Yesterday I attended a briefing on MAP-21, a bill addressing the issues facing the federally funded highway system put on by the Competitive Enterprise Institute (CEI), Independent Institute and Reason Foundation. The hot topic of the briefing was the gas tax, which according to Randal O’Toole and Gabriel Roth, bigwigs of the Cato Institute and Independent Institute, needs to be phased out and replaced by a more effective instrument. They suggest a system using vehicle mile fees (e.g. smart trip chips in cars, toll roads, etc.) rather than flat gas tax as the solution to future highway finance.
The gas tax we pay today had its origins in the 1956 legislation under the Eisenhower administration. Eisenhower, a 5-star general who assumed the presidency in the wake of WWII, approved the construction of a 41,250-mile Interstate Highwaysystem to increase national security and increase interstate commerce. The legislation provided funding for this project primarily in the form of a gas tax but also contained an important provision; that upon completion of the system the fuel tax would be dropped and financing for roads would return to the states. The 1956 legislation resulted in one of the most effective highway systems and is seen as the greatest road system since Roman times. The project was complete in a timely manner, but financing power was never returned to the states and the federal government continues to collect the gas tax.
The gas tax is now ineffective because fuel efficiency of vehicles and inflation have decreased the effectiveness of the tax in raising money for roads – to the point where the Federal Highway Fund is on the brink of insolvency. Improving technology and environmental policy have led to more efficient cars that pay less tax since they use less gas. Electric cars pay virtually no tax while contributing the same wear and tear as other vehicles paying the full tax. Clearly, there is a need to better share the burden of road finance more evenly among those who utilize our nation’s highways.
Some argue that financing for the roads should simply be given back to the states. Others, including O’Toole, argue that the solution lies not only in the transference of power back to the states, but in taxing each vehicle on a basis of which roads it travels on.
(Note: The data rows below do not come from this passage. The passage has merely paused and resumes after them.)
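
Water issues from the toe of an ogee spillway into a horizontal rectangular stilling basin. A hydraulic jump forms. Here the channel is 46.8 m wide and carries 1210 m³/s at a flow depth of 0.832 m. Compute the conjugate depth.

y₂ = 12.4 m

q = Q/b = 1210/46.8 = 25.9 m²/s; V₁ = q/y₁ = 31.1 m/s. Fr₁ = V₁/√(g·y₁) = 10.9.
Sequent-depth ratio: y₂/y₁ = ½[√(1 + 8Fr₁²) − 1] = ½[√947.5 − 1] = 14.9.
y₂ = 14.9 × 0.832 = 12.4 m.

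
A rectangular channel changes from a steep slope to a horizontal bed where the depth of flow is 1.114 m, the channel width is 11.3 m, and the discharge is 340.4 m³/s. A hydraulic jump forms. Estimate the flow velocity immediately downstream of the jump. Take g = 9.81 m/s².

V₂ = 2.441 m/s

q = Q/b = 340.4/11.3 = 30.12 m²/s; V₁ = q/y₁ = 27.04 m/s. Fr₁ = V₁/√(g·y₁) = 8.180.
Bélanger equation: y₂/y₁ = ½[√(1 + 8Fr₁²) − 1] = ½[√536.29 − 1] = 11.08.
y₂ = 11.08 × 1.114 = 12.34 m.
V₂ = q/y₂ = 30.12/12.34 = 2.441 m/s.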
Smart chips, similar to those already in use in the trucking industry, allow for tracking via satellite the specific roads used so that the tax revenue exacted from the individual will go directly to the upkeep of the roads frequented by that driver. No more “Bridge to Nowhere” waste or misappropriation of funds. Toll roads like those used extensively in Florida and Texas also do a better job of efficiently taxing and have the additional benefit of reducing congestion. Both methods create sustainability in road infrastructure; sustainability we need if we want our roads to last longer than the Roman’s.
The original goals of the ’56 legislation have been met. The interstate highway system has been completed. There no longer remains a compelling reason for the federal government to retain control of highway construction and finance via the gas tax. State and local governments can more effectively tax and build roads and should be returned the flexibility and authority to do so. Additionally, competition between the local and state governments in providing roads should help decrease the costs of road construction and improve the quality. Putting the tax money right back from where it came just makes good sense.